In its own way, my stateside life for the past 38 years has followed the flow of the Mississippi. A first glimpse of its blue waters captured the imagination as I read of early pioneers navigating its swiftness in cattle drawn carts, to seeing its silt laden sluggish flow near New Orleans; as it slowed its long journey from tiny beginnings in northern Minnesota to its broad delta at the Gulf of Mexico. It’s waters have woven into the stories of Tom Sawyer and Huckleberry Finn and river boats still churn water wheels for tourists hoping to write themselves into its history.
Our adventure into the north land began with a delightful stay at a friends cabin high above Big Sand Lake and close to Lake Itasca, the source of the river.
Itasca State Park on a crisp azure 70 degree day fulfilled its promise, showcasing the headwaters discovered in1832 in a glorious light.

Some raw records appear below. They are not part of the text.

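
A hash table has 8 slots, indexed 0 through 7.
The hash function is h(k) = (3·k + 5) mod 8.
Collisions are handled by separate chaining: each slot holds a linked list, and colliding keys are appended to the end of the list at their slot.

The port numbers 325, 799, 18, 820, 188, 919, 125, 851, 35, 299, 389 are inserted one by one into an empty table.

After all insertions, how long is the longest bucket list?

3

325 -> bucket 4
799 -> bucket 2
18 -> bucket 3
820 -> bucket 1
188 -> bucket 1 (collision)
919 -> bucket 2 (collision)
125 -> bucket 4 (collision)
851 -> bucket 6
35 -> bucket 6 (collision)
299 -> bucket 6 (collision)
389 -> bucket 4 (collision)
Final buckets:
0: .
1: 820 -> 188
2: 799 -> 919
3: 18
4: 325 -> 125 -> 389
5: .
6: 851 -> 35 -> 299
7: .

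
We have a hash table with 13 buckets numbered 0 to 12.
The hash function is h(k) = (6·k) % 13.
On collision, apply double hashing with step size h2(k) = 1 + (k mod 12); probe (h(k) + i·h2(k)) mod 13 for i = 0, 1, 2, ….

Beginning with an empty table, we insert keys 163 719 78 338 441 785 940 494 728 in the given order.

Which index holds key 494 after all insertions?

Insert 163: h=3, slot 3 empty -> index 3.
Insert 719: h=11, slot 11 empty -> index 11.
Insert 78: h=0, slot 0 empty -> index 0.
Insert 338: h=0, h2=3, slots 0,3 occupied -> index 6.
Insert 441: h=7, slot 7 empty -> index 7.
Insert 785: h=4, slot 4 empty -> index 4.
Insert 940: h=11, h2=5, slots 11,3 occupied -> index 8.
Insert 494: h=0, h2=3, slots 0,3,6 occupied -> index 9.
Insert 728: h=0, h2=9, slots 0,9 occupied -> index 5.
Table: [78, ., ., 163, 785, 728, 338, 441, 940, 494, ., 719, .]

9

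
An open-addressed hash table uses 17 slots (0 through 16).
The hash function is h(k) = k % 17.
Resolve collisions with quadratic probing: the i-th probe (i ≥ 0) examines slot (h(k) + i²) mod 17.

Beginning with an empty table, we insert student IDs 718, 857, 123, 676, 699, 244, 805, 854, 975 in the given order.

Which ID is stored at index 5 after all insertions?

123

718 hashes to 4; slot 4 is free -> place at 4.
857 hashes to 7; slot 7 is free -> place at 7.
123 hashes to 4; 4 taken -> place at 5.
676 hashes to 13; slot 13 is free -> place at 13.
699 hashes to 2; slot 2 is free -> place at 2.
244 hashes to 6; slot 6 is free -> place at 6.
805 hashes to 6; 6,7 taken -> place at 10.
854 hashes to 4; 4,5 taken -> place at 8.
975 hashes to 6; 6,7,10 taken -> place at 15.
Table: [—, —, 699, —, 718, 123, 244, 857, 854, —, 805, —, —, 676, —, 975, —]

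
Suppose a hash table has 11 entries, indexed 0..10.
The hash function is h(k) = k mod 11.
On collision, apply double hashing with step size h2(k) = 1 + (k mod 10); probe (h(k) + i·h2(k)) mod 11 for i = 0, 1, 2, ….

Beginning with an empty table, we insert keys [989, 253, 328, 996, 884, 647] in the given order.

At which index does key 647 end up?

Insert 989: h=10, slot 10 empty -> index 10.
Insert 253: h=0, slot 0 empty -> index 0.
Insert 328: h=9, slot 9 empty -> index 9.
Insert 996: h=6, slot 6 empty -> index 6.
Insert 884: h=4, slot 4 empty -> index 4.
Insert 647: h=9, h2=8, slots 9,6 occupied -> index 3.
Table: [253, -, -, 647, 884, -, 996, -, -, 328, 989]

3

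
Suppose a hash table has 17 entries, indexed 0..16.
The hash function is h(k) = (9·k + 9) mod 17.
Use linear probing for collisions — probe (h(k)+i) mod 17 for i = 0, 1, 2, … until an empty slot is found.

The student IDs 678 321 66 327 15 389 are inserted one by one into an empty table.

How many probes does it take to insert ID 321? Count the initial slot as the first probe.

2

678 hashes to 8; slot 8 is free => place at 8.
321 hashes to 8; 8 taken => place at 9.
66 hashes to 8; 8,9 taken => place at 10.
327 hashes to 11; slot 11 is free => place at 11.
15 hashes to 8; 8,9,10,11 taken => place at 12.
389 hashes to 8; 8,9,10,11,12 taken => place at 13.
Table: [—, —, —, —, —, —, —, —, 678, 321, 66, 327, 15, 389, —, —, —]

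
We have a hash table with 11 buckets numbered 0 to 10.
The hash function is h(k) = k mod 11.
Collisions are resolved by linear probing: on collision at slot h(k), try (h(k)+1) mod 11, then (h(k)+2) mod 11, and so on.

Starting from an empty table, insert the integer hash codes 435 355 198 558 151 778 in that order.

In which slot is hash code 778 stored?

10

435 hashes to 6; slot 6 is free -> place at 6.
355 hashes to 3; slot 3 is free -> place at 3.
198 hashes to 0; slot 0 is free -> place at 0.
558 hashes to 8; slot 8 is free -> place at 8.
151 hashes to 8; 8 taken -> place at 9.
778 hashes to 8; 8,9 taken -> place at 10.
Table: [198, —, —, 355, —, —, 435, —, 558, 151, 778]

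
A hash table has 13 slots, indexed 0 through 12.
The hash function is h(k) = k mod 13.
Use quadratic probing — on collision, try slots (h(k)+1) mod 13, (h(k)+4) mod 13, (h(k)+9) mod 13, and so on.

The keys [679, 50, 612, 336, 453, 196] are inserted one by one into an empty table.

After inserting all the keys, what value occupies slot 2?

453

Insert 679: h=3, slot 3 empty → index 3.
Insert 50: h=11, slot 11 empty → index 11.
Insert 612: h=1, slot 1 empty → index 1.
Insert 336: h=11, slot 11 occupied → index 12.
Insert 453: h=11, slots 11,12 occupied → index 2.
Insert 196: h=1, slots 1,2 occupied → index 5.
Table: [., 612, 453, 679, ., 196, ., ., ., ., ., 50, 336]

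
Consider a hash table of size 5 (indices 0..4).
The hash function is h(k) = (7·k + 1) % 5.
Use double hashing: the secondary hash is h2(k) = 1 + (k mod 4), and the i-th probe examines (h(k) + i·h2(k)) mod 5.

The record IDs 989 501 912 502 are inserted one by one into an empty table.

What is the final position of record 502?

1

Insert 989: h=4, slot 4 empty -> index 4.
Insert 501: h=3, slot 3 empty -> index 3.
Insert 912: h=0, slot 0 empty -> index 0.
Insert 502: h=0, h2=3, slots 0,3 occupied -> index 1.
Table: [912, 502, _, 501, 989]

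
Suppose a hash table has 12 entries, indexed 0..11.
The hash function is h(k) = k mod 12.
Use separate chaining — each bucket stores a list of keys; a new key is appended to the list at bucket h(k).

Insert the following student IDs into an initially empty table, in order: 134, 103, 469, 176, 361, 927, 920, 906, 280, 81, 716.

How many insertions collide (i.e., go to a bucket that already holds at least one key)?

3

134 → bucket 2
103 → bucket 7
469 → bucket 1
176 → bucket 8
361 → bucket 1 (collision)
927 → bucket 3
920 → bucket 8 (collision)
906 → bucket 6
280 → bucket 4
81 → bucket 9
716 → bucket 8 (collision)
Final buckets:
0: .
1: 469 -> 361
2: 134
3: 927
4: 280
5: .
6: 906
7: 103
8: 176 -> 920 -> 716
9: 81
10: .
11: .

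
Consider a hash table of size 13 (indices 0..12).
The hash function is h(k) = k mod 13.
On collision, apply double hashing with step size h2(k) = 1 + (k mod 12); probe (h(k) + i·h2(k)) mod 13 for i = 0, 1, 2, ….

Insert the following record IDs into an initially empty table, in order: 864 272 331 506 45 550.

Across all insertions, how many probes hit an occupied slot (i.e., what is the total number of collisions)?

3

864 hashes to 6; slot 6 is free → place at 6.
272 hashes to 12; slot 12 is free → place at 12.
331 hashes to 6, h2=8; 6 taken → place at 1.
506 hashes to 12, h2=3; 12 taken → place at 2.
45 hashes to 6, h2=10; 6 taken → place at 3.
550 hashes to 4; slot 4 is free → place at 4.
Table: [∅, 331, 506, 45, 550, ∅, 864, ∅, ∅, ∅, ∅, ∅, 272]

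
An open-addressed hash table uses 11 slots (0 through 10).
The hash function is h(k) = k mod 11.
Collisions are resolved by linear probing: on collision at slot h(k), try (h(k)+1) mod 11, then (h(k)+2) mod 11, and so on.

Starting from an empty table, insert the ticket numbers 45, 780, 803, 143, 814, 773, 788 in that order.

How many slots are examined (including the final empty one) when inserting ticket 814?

45: h=1 → slot 1
780: h=10 → slot 10
803: h=0 → slot 0
143: h=0, probe 0,1,2 → slot 2
814: h=0, probe 0,1,2,3 → slot 3
773: h=3, probe 3,4 → slot 4
788: h=7 → slot 7
Table: [803, 45, 143, 814, 773, —, —, 788, —, —, 780]

4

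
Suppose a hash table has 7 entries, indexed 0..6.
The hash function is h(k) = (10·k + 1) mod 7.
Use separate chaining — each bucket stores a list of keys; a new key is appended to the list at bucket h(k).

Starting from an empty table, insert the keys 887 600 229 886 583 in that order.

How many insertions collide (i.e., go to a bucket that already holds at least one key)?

2

887 → bucket 2
600 → bucket 2 (collision)
229 → bucket 2 (collision)
886 → bucket 6
583 → bucket 0
Final buckets:
0: 583
1: .
2: 887 -> 600 -> 229
3: .
4: .
5: .
6: 886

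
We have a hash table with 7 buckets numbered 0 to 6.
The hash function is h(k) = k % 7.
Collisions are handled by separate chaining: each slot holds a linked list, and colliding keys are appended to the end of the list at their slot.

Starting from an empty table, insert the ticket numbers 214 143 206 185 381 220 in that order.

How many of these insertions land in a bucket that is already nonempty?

214 → bucket 4
143 → bucket 3
206 → bucket 3 (collision)
185 → bucket 3 (collision)
381 → bucket 3 (collision)
220 → bucket 3 (collision)
Final buckets:
0: -
1: -
2: -
3: 143 -> 206 -> 185 -> 381 -> 220
4: 214
5: -
6: -

4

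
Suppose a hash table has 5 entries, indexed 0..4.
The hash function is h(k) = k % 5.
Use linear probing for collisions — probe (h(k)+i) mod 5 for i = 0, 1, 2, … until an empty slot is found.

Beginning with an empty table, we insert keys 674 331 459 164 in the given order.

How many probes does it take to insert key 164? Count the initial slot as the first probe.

674 hashes to 4; slot 4 is free → place at 4.
331 hashes to 1; slot 1 is free → place at 1.
459 hashes to 4; 4 taken → place at 0.
164 hashes to 4; 4,0,1 taken → place at 2.
Table: [459, 331, 164, ∅, 674]

4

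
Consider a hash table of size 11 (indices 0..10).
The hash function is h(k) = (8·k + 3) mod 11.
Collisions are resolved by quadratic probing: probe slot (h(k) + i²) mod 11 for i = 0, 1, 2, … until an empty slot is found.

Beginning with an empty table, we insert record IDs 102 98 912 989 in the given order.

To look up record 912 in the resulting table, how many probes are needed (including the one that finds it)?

2

Insert 102: h=5, slot 5 empty → index 5.
Insert 98: h=6, slot 6 empty → index 6.
Insert 912: h=6, slot 6 occupied → index 7.
Insert 989: h=6, slots 6,7 occupied → index 10.
Table: [_, _, _, _, _, 102, 98, 912, _, _, 989]
Lookup 912: h=6, probe 6,7 → found at 7.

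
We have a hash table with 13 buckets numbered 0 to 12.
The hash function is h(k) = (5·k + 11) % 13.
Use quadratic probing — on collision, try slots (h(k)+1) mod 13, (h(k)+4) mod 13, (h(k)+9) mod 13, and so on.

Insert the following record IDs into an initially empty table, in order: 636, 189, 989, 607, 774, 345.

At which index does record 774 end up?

8

636: h=6 => slot 6
189: h=7 => slot 7
989: h=3 => slot 3
607: h=4 => slot 4
774: h=7, probe 7,8 => slot 8
345: h=7, probe 7,8,11 => slot 11
Table: [∅, ∅, ∅, 989, 607, ∅, 636, 189, 774, ∅, ∅, 345, ∅]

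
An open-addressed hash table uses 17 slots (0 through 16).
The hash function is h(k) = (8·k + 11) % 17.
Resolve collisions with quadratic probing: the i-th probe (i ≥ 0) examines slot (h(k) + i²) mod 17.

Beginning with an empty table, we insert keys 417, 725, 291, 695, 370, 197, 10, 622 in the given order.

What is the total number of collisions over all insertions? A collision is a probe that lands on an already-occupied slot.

Insert 417: h=15, slot 15 empty → index 15.
Insert 725: h=14, slot 14 empty → index 14.
Insert 291: h=10, slot 10 empty → index 10.
Insert 695: h=12, slot 12 empty → index 12.
Insert 370: h=13, slot 13 empty → index 13.
Insert 197: h=6, slot 6 empty → index 6.
Insert 10: h=6, slot 6 occupied → index 7.
Insert 622: h=6, slots 6,7,10,15 occupied → index 5.
Table: [., ., ., ., ., 622, 197, 10, ., ., 291, ., 695, 370, 725, 417, .]

5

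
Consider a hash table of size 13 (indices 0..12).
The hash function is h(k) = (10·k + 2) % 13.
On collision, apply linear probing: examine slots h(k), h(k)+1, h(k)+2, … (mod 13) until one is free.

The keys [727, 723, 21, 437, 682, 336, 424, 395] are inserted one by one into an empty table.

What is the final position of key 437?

727 hashes to 5; slot 5 is free → place at 5.
723 hashes to 4; slot 4 is free → place at 4.
21 hashes to 4; 4,5 taken → place at 6.
437 hashes to 4; 4,5,6 taken → place at 7.
682 hashes to 10; slot 10 is free → place at 10.
336 hashes to 8; slot 8 is free → place at 8.
424 hashes to 4; 4,5,6,7,8 taken → place at 9.
395 hashes to 0; slot 0 is free → place at 0.
Table: [395, _, _, _, 723, 727, 21, 437, 336, 424, 682, _, _]

7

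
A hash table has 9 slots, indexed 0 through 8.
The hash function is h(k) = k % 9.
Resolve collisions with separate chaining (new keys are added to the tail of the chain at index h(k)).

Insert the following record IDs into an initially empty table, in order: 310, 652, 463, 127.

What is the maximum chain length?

310 -> bucket 4
652 -> bucket 4 (collision)
463 -> bucket 4 (collision)
127 -> bucket 1
Final buckets:
0: -
1: 127
2: -
3: -
4: 310 -> 652 -> 463
5: -
6: -
7: -
8: -

3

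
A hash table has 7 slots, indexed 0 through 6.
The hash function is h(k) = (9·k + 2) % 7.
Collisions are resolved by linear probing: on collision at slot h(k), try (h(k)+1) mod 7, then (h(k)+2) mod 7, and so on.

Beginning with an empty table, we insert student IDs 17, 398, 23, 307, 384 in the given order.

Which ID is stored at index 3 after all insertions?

384

Insert 17: h=1, slot 1 empty → index 1.
Insert 398: h=0, slot 0 empty → index 0.
Insert 23: h=6, slot 6 empty → index 6.
Insert 307: h=0, slots 0,1 occupied → index 2.
Insert 384: h=0, slots 0,1,2 occupied → index 3.
Table: [398, 17, 307, 384, _, _, 23]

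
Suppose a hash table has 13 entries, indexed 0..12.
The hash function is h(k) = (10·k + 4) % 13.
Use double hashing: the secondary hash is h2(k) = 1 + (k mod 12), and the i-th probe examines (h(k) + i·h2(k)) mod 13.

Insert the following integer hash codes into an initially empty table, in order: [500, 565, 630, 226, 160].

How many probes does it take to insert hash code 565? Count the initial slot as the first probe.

2

500: h=12 => slot 12
565: h=12, h2=2, probe 12,1 => slot 1
630: h=12, h2=7, probe 12,6 => slot 6
226: h=2 => slot 2
160: h=5 => slot 5
Table: [_, 565, 226, _, _, 160, 630, _, _, _, _, _, 500]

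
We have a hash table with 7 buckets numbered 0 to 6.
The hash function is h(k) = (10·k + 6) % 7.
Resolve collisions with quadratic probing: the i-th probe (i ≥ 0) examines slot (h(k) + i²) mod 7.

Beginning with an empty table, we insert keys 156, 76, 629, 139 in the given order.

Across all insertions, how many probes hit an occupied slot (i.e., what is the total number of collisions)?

156 hashes to 5; slot 5 is free → place at 5.
76 hashes to 3; slot 3 is free → place at 3.
629 hashes to 3; 3 taken → place at 4.
139 hashes to 3; 3,4 taken → place at 0.
Table: [139, ., ., 76, 629, 156, .]

3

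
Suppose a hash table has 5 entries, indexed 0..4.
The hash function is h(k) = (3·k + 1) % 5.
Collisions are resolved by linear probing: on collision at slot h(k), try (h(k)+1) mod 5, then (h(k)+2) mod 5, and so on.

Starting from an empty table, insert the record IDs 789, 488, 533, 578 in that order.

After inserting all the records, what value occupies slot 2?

789 hashes to 3; slot 3 is free → place at 3.
488 hashes to 0; slot 0 is free → place at 0.
533 hashes to 0; 0 taken → place at 1.
578 hashes to 0; 0,1 taken → place at 2.
Table: [488, 533, 578, 789, -]

578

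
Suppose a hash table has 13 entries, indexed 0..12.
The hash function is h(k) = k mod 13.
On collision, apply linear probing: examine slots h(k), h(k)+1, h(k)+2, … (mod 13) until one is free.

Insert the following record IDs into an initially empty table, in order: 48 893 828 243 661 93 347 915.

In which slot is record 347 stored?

48 hashes to 9; slot 9 is free → place at 9.
893 hashes to 9; 9 taken → place at 10.
828 hashes to 9; 9,10 taken → place at 11.
243 hashes to 9; 9,10,11 taken → place at 12.
661 hashes to 11; 11,12 taken → place at 0.
93 hashes to 2; slot 2 is free → place at 2.
347 hashes to 9; 9,10,11,12,0 taken → place at 1.
915 hashes to 5; slot 5 is free → place at 5.
Table: [661, 347, 93, ∅, ∅, 915, ∅, ∅, ∅, 48, 893, 828, 243]

1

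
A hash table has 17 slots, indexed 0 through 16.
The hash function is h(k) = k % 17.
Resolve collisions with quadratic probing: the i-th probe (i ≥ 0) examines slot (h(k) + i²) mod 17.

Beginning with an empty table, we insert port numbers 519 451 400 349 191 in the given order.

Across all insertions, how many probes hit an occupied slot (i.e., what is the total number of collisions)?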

Lake Itasca flows over a natural dam of stones and rocks into a shallow pool, and the newborn Mississippi starts its long journey down to the Gulf.
As intrepid adventurers we forged the river. It was fun to believe that a part of us left behind that day would eventually spill into the Gulf of Mexico.
The lake life which is so beloved to Minnesotans and an integral part of growing up in this land of 10000 lakes consists of lazy summer days and nights. Eagles swoop overhead and Loons provide a musical constant in their calls to each other. The pink and white lady slippers, the Minnesota state flower were just beginning to bloom.
Eating and drinking: locally grown asparagus, freshly caught walleye, new potatoes and lamb, were essential pursuits of relaxed days and nights.
A special treat was homemade Mocassisns drawn and crafted to individual measurements in the charming town of Lake George. A visit highly recommended.
And when it came to saying goodbye it was with the secret wish that we would be up here again before summer gives way to fall.